None of the panic and stress-hormone-filled milk that you received from your mom who was woken up for the 6th time that first evening you were born. None of the angry jabs with the silicone nipple of the bottle your parents were trying to give you when you wouldn’t stop crying and hadn’t eaten for a few hours. None of the tightening of large hands on your incredibly tiny and fragile rib cage when you wouldn’t fall asleep after 2 hours of rocking, singing, and around and around the perimeter of the bedroom.
Sweetheart, you deserved so much more than the incredibly high expectations your parents had for you. You deserved more than a schedule that you should have been eating/sleeping/shitting/performing by. You deserved more than the quiet moments of panic and doubts your parents had when other babies on the block were sitting on their own or sleeping on their own. You deserved more than having your parents look at you in anger and disgust for rubbing the all-organic food that they made for you all over your new outfit instead of into your mouth.

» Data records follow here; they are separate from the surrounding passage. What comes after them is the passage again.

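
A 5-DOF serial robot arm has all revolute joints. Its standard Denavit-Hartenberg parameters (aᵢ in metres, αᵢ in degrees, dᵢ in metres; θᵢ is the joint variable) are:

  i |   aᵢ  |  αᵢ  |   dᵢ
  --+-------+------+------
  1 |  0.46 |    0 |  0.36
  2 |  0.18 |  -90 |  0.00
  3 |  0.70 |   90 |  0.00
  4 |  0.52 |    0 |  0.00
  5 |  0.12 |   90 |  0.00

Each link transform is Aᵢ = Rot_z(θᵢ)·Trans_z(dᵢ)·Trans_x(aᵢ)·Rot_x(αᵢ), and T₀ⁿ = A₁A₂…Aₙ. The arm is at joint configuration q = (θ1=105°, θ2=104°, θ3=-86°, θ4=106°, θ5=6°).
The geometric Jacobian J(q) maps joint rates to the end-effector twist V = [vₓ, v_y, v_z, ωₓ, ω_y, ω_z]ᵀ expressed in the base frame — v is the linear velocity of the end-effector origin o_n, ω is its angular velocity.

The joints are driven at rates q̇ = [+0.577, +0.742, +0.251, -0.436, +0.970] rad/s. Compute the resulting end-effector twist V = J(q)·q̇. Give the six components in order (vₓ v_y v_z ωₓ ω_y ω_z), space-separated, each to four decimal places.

o_n = [-0.0114, -0.1947, 0.8705]
J₁: ẑ×o_n = [0.1947, -0.0114, 0.0000], ω = ẑ
J2: z=[0.0000, 0.0000, 1.0000] o=[-0.1191, 0.4443, 0.3600] → [0.6391, 0.1076, -0.0000, 0.0000, 0.0000, 1.0000]
J3: z=[0.4848, -0.8746, 0.0000] o=[-0.2765, 0.3571, 0.3600] → [-0.4465, -0.2475, -0.0357, 0.4848, -0.8746, 0.0000]
J4: z=[0.8725, 0.4836, 0.0698] o=[-0.3192, 0.3334, 1.0583] → [-0.0540, 0.1853, -0.6096, 0.8725, 0.4836, 0.0698]
J5: z=[0.8725, 0.4836, 0.0698] o=[-0.0681, -0.0989, 0.9153] → [-0.0150, 0.0431, -0.1110, 0.8725, 0.4836, 0.0698]
V = J·q̇ = [0.4835, -0.0279, 0.1492, 0.5876, 0.0387, 1.3562]

0.4835 -0.0279 0.1492 0.5876 0.0387 1.3562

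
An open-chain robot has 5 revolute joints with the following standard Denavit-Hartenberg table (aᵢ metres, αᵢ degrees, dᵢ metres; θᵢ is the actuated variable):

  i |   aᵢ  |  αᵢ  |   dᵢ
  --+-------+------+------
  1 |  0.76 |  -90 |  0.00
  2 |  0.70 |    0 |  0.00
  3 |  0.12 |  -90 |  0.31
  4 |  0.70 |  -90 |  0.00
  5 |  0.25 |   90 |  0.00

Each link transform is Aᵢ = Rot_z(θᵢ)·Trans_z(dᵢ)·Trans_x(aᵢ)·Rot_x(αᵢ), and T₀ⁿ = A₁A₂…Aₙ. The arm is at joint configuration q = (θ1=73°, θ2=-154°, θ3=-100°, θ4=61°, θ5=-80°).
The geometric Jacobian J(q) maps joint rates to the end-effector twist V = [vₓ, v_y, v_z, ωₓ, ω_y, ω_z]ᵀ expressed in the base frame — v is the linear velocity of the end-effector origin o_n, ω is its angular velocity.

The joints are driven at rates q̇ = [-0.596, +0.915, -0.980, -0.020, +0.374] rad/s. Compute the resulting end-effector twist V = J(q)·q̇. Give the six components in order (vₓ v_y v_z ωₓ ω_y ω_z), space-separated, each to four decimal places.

o_n = [0.2557, -0.3273, -0.0871]
J₁: ẑ×o_n = [0.3273, 0.2557, -0.0000], ω = ẑ
J2: z=[-0.9563, 0.2924, 0.0000] o=[0.2222, 0.7268, 0.0000] → [-0.0255, -0.0833, 0.9982, -0.9563, 0.2924, 0.0000]
J3: z=[-0.9563, 0.2924, 0.0000] o=[0.0383, 0.1251, 0.3069] → [-0.1152, -0.3767, 0.3691, -0.9563, 0.2924, 0.0000]
J4: z=[-0.2810, -0.9193, 0.2756] o=[-0.2679, 0.1841, 0.1915] → [0.3971, 0.0660, 0.6250, -0.2810, -0.9193, 0.2756]
J5: z=[0.5341, 0.0888, 0.8407] o=[0.2903, -0.0843, -0.1347] → [0.2085, -0.0545, -0.1267, 0.5341, 0.0888, 0.8407]
V = J·q̇ = [-0.0355, 0.1189, 0.4918, 0.2675, 0.0326, -0.2871]

-0.0355 0.1189 0.4918 0.2675 0.0326 -0.2871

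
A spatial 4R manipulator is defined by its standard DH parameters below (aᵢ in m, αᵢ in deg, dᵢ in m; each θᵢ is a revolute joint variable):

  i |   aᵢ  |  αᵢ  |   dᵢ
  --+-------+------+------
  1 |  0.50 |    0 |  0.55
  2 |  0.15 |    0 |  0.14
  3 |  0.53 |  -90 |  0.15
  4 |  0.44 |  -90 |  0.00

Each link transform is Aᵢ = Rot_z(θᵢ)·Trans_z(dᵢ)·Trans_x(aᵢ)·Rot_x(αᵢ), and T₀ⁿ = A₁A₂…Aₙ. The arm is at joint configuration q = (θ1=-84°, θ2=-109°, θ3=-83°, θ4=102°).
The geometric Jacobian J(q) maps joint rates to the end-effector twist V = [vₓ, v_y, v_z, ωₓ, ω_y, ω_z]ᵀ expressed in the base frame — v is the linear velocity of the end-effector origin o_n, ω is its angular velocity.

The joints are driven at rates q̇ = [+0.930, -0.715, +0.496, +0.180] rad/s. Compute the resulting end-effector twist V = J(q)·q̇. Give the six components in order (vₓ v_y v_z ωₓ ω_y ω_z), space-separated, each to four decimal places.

0.1370 -0.0273 0.0165 -0.1790 0.0188 0.7110

o_n = [-0.0481, -0.0274, 0.4096]
J₁: ẑ×o_n = [0.0274, -0.0481, 0.0000], ω = ẑ
J2: z=[0.0000, 0.0000, 1.0000] o=[0.0523, -0.4973, 0.5500] → [-0.4699, -0.1003, 0.0000, 0.0000, 0.0000, 1.0000]
J3: z=[0.0000, 0.0000, 1.0000] o=[-0.0939, -0.4635, 0.6900] → [-0.4361, 0.0458, 0.0000, 0.0000, 0.0000, 1.0000]
J4: z=[-0.9945, 0.1045, 0.0000] o=[-0.0385, 0.0636, 0.8400] → [-0.0450, -0.4280, 0.0915, -0.9945, 0.1045, 0.0000]
V = J·q̇ = [0.1370, -0.0273, 0.0165, -0.1790, 0.0188, 0.7110]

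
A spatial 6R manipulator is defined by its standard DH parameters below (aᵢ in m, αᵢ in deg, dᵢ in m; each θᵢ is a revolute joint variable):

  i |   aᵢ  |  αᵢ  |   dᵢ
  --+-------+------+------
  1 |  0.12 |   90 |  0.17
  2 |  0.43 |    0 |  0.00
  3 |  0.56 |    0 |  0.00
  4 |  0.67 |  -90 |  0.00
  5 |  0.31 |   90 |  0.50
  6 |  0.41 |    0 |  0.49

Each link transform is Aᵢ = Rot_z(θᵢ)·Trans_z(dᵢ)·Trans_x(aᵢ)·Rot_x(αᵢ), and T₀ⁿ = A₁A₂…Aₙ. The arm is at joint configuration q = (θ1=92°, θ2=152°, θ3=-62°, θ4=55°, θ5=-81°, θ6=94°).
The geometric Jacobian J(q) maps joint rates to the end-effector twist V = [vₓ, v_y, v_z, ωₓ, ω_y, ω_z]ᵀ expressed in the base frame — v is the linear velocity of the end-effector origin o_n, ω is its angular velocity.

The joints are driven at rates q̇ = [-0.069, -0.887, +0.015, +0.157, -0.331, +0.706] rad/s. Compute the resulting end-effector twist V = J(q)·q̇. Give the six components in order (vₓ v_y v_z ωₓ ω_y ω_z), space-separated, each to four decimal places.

o_n = [0.3882, -0.9565, 0.3192]
J₁: ẑ×o_n = [0.9565, 0.3882, -0.0000], ω = ẑ
J2: z=[0.9994, 0.0349, 0.0000] o=[-0.0042, 0.1199, 0.1700] → [0.0052, -0.1491, -1.0895, 0.9994, 0.0349, 0.0000]
J3: z=[0.9994, 0.0349, 0.0000] o=[0.0091, -0.2595, 0.3719] → [-0.0018, 0.0526, -0.7098, 0.9994, 0.0349, 0.0000]
J4: z=[0.9994, 0.0349, 0.0000] o=[0.0091, -0.2595, 0.9319] → [-0.0214, 0.6123, -0.7098, 0.9994, 0.0349, 0.0000]
J5: z=[0.0200, -0.5732, -0.8192] o=[0.0282, -0.8080, 1.3162] → [0.4498, -0.2749, 0.2034, 0.0200, -0.5732, -0.8192]
J6: z=[0.1281, 0.8140, -0.5665] o=[0.3456, -1.1236, 0.9344] → [-0.4061, 0.0547, -0.0133, 0.1281, 0.8140, -0.5665]
V = J·q̇ = [-0.5096, 0.3320, 0.7676, -0.6307, 0.7395, -0.1978]

-0.5096 0.3320 0.7676 -0.6307 0.7395 -0.1978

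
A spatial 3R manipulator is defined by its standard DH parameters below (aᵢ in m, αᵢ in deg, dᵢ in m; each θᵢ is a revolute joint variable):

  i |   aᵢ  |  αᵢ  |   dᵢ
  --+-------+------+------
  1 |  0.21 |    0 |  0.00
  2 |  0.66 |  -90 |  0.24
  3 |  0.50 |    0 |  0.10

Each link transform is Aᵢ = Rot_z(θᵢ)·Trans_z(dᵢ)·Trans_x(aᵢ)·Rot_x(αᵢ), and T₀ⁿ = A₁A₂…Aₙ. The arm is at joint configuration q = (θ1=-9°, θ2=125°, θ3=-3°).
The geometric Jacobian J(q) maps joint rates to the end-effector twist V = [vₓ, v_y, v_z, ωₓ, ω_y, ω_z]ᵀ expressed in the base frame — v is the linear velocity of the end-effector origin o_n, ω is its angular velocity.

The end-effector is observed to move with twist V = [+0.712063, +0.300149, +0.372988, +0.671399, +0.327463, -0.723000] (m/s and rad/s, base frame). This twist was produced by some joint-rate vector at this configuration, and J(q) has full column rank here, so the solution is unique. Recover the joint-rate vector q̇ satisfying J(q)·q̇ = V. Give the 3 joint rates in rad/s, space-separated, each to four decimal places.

-0.5530 -0.1700 -0.7470

o_n = [-0.3907, 0.9653, 0.2662]
J₁: ẑ×o_n = [-0.9653, -0.3907, 0.0000], ω = ẑ
J2: z=[0.0000, 0.0000, 1.0000] o=[0.2074, -0.0329, 0.0000] → [-0.9981, -0.5981, 0.0000, 0.0000, 0.0000, 1.0000]
J3: z=[-0.8988, -0.4384, 0.0000] o=[-0.0819, 0.5604, 0.2400] → [-0.0115, 0.0235, -0.4993, -0.8988, -0.4384, 0.0000]
q̇ = J⁺·V = [-0.5530, -0.1700, -0.7470]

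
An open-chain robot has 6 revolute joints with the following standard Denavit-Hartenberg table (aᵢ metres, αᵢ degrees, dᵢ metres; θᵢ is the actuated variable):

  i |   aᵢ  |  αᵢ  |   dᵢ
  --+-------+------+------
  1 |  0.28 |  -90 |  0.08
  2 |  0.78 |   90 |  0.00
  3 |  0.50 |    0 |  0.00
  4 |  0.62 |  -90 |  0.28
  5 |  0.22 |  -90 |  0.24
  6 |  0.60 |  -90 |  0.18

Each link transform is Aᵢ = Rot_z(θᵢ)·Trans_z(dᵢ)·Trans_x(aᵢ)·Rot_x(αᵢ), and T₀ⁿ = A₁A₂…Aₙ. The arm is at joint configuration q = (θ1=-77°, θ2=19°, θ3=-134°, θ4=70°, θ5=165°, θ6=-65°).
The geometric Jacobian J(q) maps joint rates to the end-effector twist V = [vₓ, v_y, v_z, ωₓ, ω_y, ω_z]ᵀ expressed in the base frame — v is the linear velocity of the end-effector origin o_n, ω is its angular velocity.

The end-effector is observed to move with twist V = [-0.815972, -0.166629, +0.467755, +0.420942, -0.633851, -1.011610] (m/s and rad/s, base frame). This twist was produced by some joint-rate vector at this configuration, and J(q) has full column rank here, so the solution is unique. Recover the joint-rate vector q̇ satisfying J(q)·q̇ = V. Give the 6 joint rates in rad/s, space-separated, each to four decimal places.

-0.7190 -0.0040 -0.5550 0.8570 0.8100 -0.3590

o_n = [0.2227, -1.4994, 0.0065]
J₁: ẑ×o_n = [1.4994, 0.2227, -0.0000], ω = ẑ
J2: z=[0.9744, 0.2250, 0.0000] o=[0.0630, -0.2728, 0.0800] → [-0.0165, 0.0716, -1.2311, 0.9744, 0.2250, 0.0000]
J3: z=[0.0732, -0.3172, 0.9455] o=[0.2289, -0.9914, -0.1739] → [0.4231, -0.0191, -0.0392, 0.0732, -0.3172, 0.9455]
J4: z=[0.0732, -0.3172, 0.9455] o=[-0.1954, -0.7523, -0.0609] → [0.6850, 0.3904, 0.0779, 0.0732, -0.3172, 0.9455]
J5: z=[0.6183, -0.7294, -0.2926] o=[-0.6601, -1.2169, 0.1154] → [-0.0032, -0.1910, 0.4692, 0.6183, -0.7294, -0.2926]
J6: z=[0.2733, -0.1496, 0.9502] o=[-0.3496, -1.2451, 0.0217] → [0.2439, 0.5479, 0.0161, 0.2733, -0.1496, 0.9502]
q̇ = J⁺·V = [-0.7190, -0.0040, -0.5550, 0.8570, 0.8100, -0.3590]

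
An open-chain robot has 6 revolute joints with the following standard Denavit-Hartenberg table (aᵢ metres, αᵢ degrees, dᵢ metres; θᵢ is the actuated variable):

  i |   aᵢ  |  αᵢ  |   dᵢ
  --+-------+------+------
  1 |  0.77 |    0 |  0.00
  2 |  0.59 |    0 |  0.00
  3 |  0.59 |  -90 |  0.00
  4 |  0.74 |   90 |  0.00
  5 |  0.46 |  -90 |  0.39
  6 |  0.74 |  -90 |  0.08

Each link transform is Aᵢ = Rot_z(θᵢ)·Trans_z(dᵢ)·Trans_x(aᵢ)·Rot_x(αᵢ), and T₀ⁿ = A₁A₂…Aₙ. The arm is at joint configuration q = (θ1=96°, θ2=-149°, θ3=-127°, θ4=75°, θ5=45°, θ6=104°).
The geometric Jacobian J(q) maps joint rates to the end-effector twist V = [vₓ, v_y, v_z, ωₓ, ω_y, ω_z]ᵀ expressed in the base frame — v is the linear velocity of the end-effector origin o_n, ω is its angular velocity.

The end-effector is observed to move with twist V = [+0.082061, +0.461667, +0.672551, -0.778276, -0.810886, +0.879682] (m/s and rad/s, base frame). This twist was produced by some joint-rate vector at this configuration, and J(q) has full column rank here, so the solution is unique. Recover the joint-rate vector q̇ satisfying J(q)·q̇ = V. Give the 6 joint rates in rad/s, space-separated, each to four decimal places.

0.8600 0.0620 -0.8160 0.2650 0.9520 0.7720

o_n = [-0.2269, 0.0393, -0.9370]
J₁: ẑ×o_n = [-0.0393, -0.2269, 0.0000], ω = ẑ
J2: z=[0.0000, 0.0000, 1.0000] o=[-0.0805, 0.7658, 0.0000] → [0.7264, -0.1464, 0.0000, 0.0000, 0.0000, 1.0000]
J3: z=[0.0000, 0.0000, 1.0000] o=[0.2746, 0.2946, 0.0000] → [0.2552, -0.5015, 0.0000, 0.0000, 0.0000, 1.0000]
J4: z=[0.0000, -1.0000, 0.0000] o=[-0.3154, 0.2946, 0.0000] → [0.9370, 0.0000, 0.0885, 0.0000, -1.0000, 0.0000]
J5: z=[-0.9659, -0.0000, 0.2588] o=[-0.5069, 0.2946, -0.7148] → [0.0661, -0.1421, 0.2466, -0.9659, -0.0000, 0.2588]
J6: z=[0.1830, -0.7071, 0.6830] o=[-0.9678, -0.0307, -0.9280] → [-0.0415, 0.5077, 0.5368, 0.1830, -0.7071, 0.6830]
q̇ = J⁺·V = [0.8600, 0.0620, -0.8160, 0.2650, 0.9520, 0.7720]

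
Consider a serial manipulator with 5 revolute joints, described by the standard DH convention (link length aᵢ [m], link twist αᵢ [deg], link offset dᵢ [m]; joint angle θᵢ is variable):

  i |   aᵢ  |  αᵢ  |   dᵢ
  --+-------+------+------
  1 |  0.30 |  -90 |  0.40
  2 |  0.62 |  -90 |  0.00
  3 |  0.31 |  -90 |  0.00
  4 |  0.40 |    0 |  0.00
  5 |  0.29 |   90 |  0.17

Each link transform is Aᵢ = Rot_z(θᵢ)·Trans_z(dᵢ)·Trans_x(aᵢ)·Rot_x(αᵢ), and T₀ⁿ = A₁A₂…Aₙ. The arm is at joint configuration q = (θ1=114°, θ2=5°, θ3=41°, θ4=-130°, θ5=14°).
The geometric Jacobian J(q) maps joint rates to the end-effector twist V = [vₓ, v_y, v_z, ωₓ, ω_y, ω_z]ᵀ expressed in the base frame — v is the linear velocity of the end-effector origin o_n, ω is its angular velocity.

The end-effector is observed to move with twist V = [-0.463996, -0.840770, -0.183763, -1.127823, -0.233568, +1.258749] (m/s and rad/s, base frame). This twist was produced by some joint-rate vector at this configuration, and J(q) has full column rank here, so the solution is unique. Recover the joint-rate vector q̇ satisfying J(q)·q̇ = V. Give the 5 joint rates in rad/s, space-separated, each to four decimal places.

0.9610 0.8740 -0.3180 -0.4390 0.1060

o_n = [-0.2125, 0.6730, -0.2043]
J₁: ẑ×o_n = [-0.6730, -0.2125, 0.0000], ω = ẑ
J2: z=[-0.9135, -0.4067, 0.0000] o=[-0.1220, 0.2741, 0.4000] → [0.2458, -0.5521, -0.4013, -0.9135, -0.4067, 0.0000]
J3: z=[0.0354, -0.0796, -0.9962] o=[-0.3732, 0.8383, 0.3460] → [-0.1208, -0.1406, 0.0069, 0.0354, -0.0796, -0.9962]
J4: z=[0.9553, -0.2901, 0.0572] o=[-0.2822, 1.1339, 0.3256] → [0.1801, 0.5102, -0.4201, 0.9553, -0.2901, 0.0572]
J5: z=[0.9553, -0.2901, 0.0572] o=[-0.3469, 0.8643, 0.0372] → [0.0810, 0.2385, -0.1438, 0.9553, -0.2901, 0.0572]
q̇ = J⁺·V = [0.9610, 0.8740, -0.3180, -0.4390, 0.1060]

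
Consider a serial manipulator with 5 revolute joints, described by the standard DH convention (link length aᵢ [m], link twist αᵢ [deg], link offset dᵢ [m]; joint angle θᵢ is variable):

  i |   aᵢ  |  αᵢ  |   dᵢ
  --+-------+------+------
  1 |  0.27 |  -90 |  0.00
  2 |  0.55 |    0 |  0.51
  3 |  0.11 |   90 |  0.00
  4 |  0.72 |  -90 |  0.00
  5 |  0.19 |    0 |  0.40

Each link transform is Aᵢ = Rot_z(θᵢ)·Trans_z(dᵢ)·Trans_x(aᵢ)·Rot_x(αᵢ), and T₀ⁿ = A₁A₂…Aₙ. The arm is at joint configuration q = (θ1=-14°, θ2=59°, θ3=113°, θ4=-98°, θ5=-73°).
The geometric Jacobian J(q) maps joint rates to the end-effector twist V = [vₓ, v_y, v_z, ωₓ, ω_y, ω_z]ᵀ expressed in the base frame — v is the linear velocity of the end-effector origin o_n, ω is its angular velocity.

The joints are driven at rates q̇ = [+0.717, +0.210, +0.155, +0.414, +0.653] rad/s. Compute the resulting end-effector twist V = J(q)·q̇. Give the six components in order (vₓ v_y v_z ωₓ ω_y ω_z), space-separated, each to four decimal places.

-0.2455 0.1992 0.0660 -0.4991 0.4070 0.2170

o_n = [0.1029, -0.3489, -0.7068]
J₁: ẑ×o_n = [0.3489, 0.1029, -0.0000], ω = ẑ
J2: z=[0.2419, 0.9703, 0.0000] o=[0.2620, -0.0653, 0.0000] → [-0.6858, 0.1710, 0.0857, 0.2419, 0.9703, 0.0000]
J3: z=[0.2419, 0.9703, 0.0000] o=[0.6602, 0.3610, -0.4714] → [-0.2284, 0.0569, 0.3690, 0.2419, 0.9703, 0.0000]
J4: z=[0.1350, -0.0337, -0.9903] o=[0.5545, 0.3874, -0.4868] → [-0.7217, 0.4769, -0.1146, 0.1350, -0.0337, -0.9903]
J5: z=[-0.9852, 0.1022, -0.1378] o=[0.4783, -0.3285, -0.4728] → [-0.0267, -0.1788, 0.0585, -0.9852, 0.1022, -0.1378]
V = J·q̇ = [-0.2455, 0.1992, 0.0660, -0.4991, 0.4070, 0.2170]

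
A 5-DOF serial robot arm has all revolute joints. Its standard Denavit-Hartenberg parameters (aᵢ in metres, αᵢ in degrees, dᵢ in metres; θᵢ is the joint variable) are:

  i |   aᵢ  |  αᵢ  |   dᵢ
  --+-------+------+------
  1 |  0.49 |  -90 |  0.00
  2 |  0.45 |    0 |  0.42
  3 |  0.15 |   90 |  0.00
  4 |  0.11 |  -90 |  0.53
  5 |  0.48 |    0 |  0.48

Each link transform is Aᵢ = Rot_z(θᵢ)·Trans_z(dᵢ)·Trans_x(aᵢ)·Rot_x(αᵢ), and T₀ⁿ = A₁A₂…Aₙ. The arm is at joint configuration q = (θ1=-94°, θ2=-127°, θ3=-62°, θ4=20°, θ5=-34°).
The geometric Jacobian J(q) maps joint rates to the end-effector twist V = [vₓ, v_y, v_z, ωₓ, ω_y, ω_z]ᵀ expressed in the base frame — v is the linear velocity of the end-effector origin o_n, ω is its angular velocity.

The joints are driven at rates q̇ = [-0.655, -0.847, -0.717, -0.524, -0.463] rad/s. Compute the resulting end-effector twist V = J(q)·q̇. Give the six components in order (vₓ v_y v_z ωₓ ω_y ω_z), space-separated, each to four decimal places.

o_n = [1.0501, 0.0402, -0.5016]
J₁: ẑ×o_n = [-0.0402, 1.0501, 0.0000], ω = ẑ
J2: z=[0.9976, -0.0698, 0.0000] o=[-0.0342, -0.4888, 0.0000] → [0.0350, 0.5004, 0.6034, 0.9976, -0.0698, 0.0000]
J3: z=[0.9976, -0.0698, 0.0000] o=[0.4037, -0.2479, 0.3594] → [0.0601, 0.8589, 0.3325, 0.9976, -0.0698, 0.0000]
J4: z=[-0.0109, -0.1561, -0.9877] o=[0.4140, -0.1002, 0.3359] → [0.2693, -0.6374, 0.0977, -0.0109, -0.1561, -0.9877]
J5: z=[0.9138, -0.4025, 0.0535] o=[0.4529, -0.0836, -0.2037] → [0.1133, 0.3042, 0.3536, 0.9138, -0.4025, 0.0535]
V = J·q̇ = [-0.2400, -1.5344, -0.9644, -1.9776, 0.3772, -0.1622]

-0.2400 -1.5344 -0.9644 -1.9776 0.3772 -0.1622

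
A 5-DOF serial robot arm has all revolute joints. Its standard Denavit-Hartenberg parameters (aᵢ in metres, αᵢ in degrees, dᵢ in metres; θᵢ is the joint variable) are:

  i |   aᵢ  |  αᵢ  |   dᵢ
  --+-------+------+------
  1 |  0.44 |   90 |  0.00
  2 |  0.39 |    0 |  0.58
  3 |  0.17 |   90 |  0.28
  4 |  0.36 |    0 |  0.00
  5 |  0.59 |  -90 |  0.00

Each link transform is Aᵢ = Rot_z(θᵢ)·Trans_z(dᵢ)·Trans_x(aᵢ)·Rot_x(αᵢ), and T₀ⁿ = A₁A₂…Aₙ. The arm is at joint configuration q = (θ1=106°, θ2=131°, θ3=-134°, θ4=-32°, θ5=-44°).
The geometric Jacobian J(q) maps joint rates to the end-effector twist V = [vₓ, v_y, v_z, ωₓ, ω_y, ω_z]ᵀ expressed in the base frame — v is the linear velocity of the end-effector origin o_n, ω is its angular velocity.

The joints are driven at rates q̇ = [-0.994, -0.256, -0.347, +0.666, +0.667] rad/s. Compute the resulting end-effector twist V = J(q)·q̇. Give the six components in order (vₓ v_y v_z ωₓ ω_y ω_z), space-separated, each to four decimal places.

0.9101 1.1438 -0.3532 -0.5604 -0.2333 -2.3252

o_n = [-0.1279, 0.7969, 0.2620]
J₁: ẑ×o_n = [-0.7969, -0.1279, 0.0000], ω = ẑ
J2: z=[0.9613, 0.2756, 0.0000] o=[-0.1213, 0.4230, 0.0000] → [0.0722, -0.2518, 0.3613, 0.9613, 0.2756, 0.0000]
J3: z=[0.9613, 0.2756, 0.0000] o=[0.5068, 0.3369, 0.2943] → [-0.0089, 0.0311, 0.6172, 0.9613, 0.2756, 0.0000]
J4: z=[0.0144, -0.0503, -0.9986] o=[0.7291, 0.5772, 0.2854] → [0.2206, 0.8562, -0.0399, 0.0144, -0.0503, -0.9986]
J5: z=[0.0144, -0.0503, -0.9986] o=[0.4617, 0.8177, 0.2695] → [-0.0204, 0.5889, -0.0300, 0.0144, -0.0503, -0.9986]
V = J·q̇ = [0.9101, 1.1438, -0.3532, -0.5604, -0.2333, -2.3252]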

You, my dear first-born child, were a perfect human being, in every sense of perfect. As adults, rarely are we ever given something so full of potential, something exclusively ours, that we can make into beings better than ourselves. Most of us try really hard and don’t get it right. We are human, after all, darling child, and what is human if not the very essence of fallibility? First-time parents want to know it all, they look for the very font of information on all things parenting so that they don’t screw up, so that you have the very best possible chance from the very first moment to be spectacular. But we do. We screw up and hurt you and scare you in the process.
What we don’t realize is that by focusing on that one singular thing, to make you spectacular, we lose sight of the fact that you already inherently are.
But we don’t know that at first, my sweet princes and princesses. You had to become our teachers. You had to teach us, through your patience and undying love and kindness, that we can’t let the fear of our failure as parents keep us from focusing on the brilliance of your perfection. If we go on to have more kids, to have seconds and thirds and fourths, they will have benefited from what YOU have taught us.
So, I’m sorry for everything you went through in this mad laboratory experiment we conducted. And you know what? Despite your unknowing involvement, you have beaten the odds. You ARE spectacular, no matter how many times we have messed up. No matter how many times we made well-intentioned but shitty choices. You are a study in resilience, grit, forgiveness, and unconditional love.
Again, I’m sorry.
On second thought, I'm NOT sorry.
You are perfect in every single way, darling first-born child, no matter who your parents are or what they did. You are a great gift. And for every decision we have ever made that has gotten you to this point in your life, we are forever grateful.